The conference is in honor of the life work by Prof. Gasteiger, who gave an overview of chemoinformatics in his group, Germany and Europe. He stressed the need of education in chemoinformatics, like in Obernai. He also highlighted that we, today, are still solving the same problem as 30 years ago. Which is true, which is why this channel is called Chem-bla-ics , trying to solve that problem. When asked if opensource chemoinformatics form the start would have addressed this, he replied that he requires people to cooperatively do research with his group; opensource clearly cannot enforce that.

Day 2

Todays program had a number of interesting presentations (I, unfortunately, missed the first presentation, so have to visit that group soon now, to make up for that.) Prof. Aires-de-Sousa showed his work on MOLMAP for mapping metabolic networks (KEGG really, see my earlier blog ), and showed, just as proof of principle, classification of organisms based on this.

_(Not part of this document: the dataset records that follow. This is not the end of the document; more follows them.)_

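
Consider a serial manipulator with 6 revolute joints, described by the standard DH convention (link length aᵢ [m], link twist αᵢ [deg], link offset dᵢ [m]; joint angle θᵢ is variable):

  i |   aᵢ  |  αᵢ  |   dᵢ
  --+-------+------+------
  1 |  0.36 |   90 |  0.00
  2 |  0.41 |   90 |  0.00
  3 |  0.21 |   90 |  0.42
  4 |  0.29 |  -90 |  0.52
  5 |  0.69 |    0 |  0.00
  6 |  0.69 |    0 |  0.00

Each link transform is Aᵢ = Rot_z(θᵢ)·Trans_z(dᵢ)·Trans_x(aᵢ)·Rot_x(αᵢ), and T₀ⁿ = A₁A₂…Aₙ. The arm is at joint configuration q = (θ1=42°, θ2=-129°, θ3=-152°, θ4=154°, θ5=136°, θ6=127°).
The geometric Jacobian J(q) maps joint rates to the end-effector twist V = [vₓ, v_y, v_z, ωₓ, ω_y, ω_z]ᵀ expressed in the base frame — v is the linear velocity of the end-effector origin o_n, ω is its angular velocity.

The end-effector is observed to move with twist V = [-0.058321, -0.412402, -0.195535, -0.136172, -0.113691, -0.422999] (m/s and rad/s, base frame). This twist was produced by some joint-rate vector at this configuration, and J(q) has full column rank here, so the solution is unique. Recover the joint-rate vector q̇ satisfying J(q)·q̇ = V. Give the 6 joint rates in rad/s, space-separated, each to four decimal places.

o_n = [0.5412, -0.0771, 0.4535]
J₁: ẑ×o_n = [0.0771, 0.5412, -0.0000], ω = ẑ
J2: z=[0.6691, -0.7431, 0.0000] o=[0.2675, 0.2409, 0.0000] → [-0.3370, -0.3034, -0.0094, 0.6691, -0.7431, 0.0000]
J3: z=[-0.5775, -0.5200, 0.6293] o=[0.0758, 0.0682, -0.3186] → [-0.3100, 0.7388, 0.3260, -0.5775, -0.5200, 0.6293]
J4: z=[0.8104, -0.4585, 0.3648] o=[-0.1460, 0.0012, 0.0898] → [-0.1382, -0.0440, 0.2516, 0.8104, -0.4585, 0.3648]
J5: z=[0.4758, 0.1515, -0.8664] o=[0.1762, -0.4912, 0.1807] → [0.4001, -0.4461, 0.1417, 0.4758, 0.1515, -0.8664]
J6: z=[0.4758, 0.1515, -0.8664] o=[-0.0425, 0.1632, 0.1750] → [-0.1661, -0.6383, -0.2028, 0.4758, 0.1515, -0.8664]
q̇ = J⁺·V = [-0.8510, 0.5730, -0.5510, -0.4080, -0.3600, -0.7060]

-0.8510 0.5730 -0.5510 -0.4080 -0.3600 -0.7060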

J. Weisser talked about docking, still an obligatory topic. This work really showed two new approaches: the use of QM partial charges (the example showed an improvement in RMSD of a factor 10, not very statistical, but promising indeed); the second was the fact that water does not like to be in tight spots, because of reduced possibilities for hydrogen bonding. A concept common in understand supramolecular phenomenon, but I have not seen this applied to docking before. But I am no expert in that field. M. Wagner showed work on using KEGG data to estimate likely metabolites, and the use in reducing effects of metabolic degradation. T. Schroeter introduced me to gaussian processes, a new data modeling method. Quite embarrassing to get introduced to such, as being specialized in modeling methods for chemical problems.

The poster session was, as normally, really exhausting, talking to a lot of people. Having a booth at the exhibition on opensource chemoinformatics added a nice twist to this. I therefore skipped the FIZ-award winner lectures, so I hope someone else will blog about those.

One last note: Sun started releasing their Java platform under the GPL license. Jim, seems that they proved me wrong . The class library is still not GPL, but is expected to become licensed such somewhere in the first half of next year.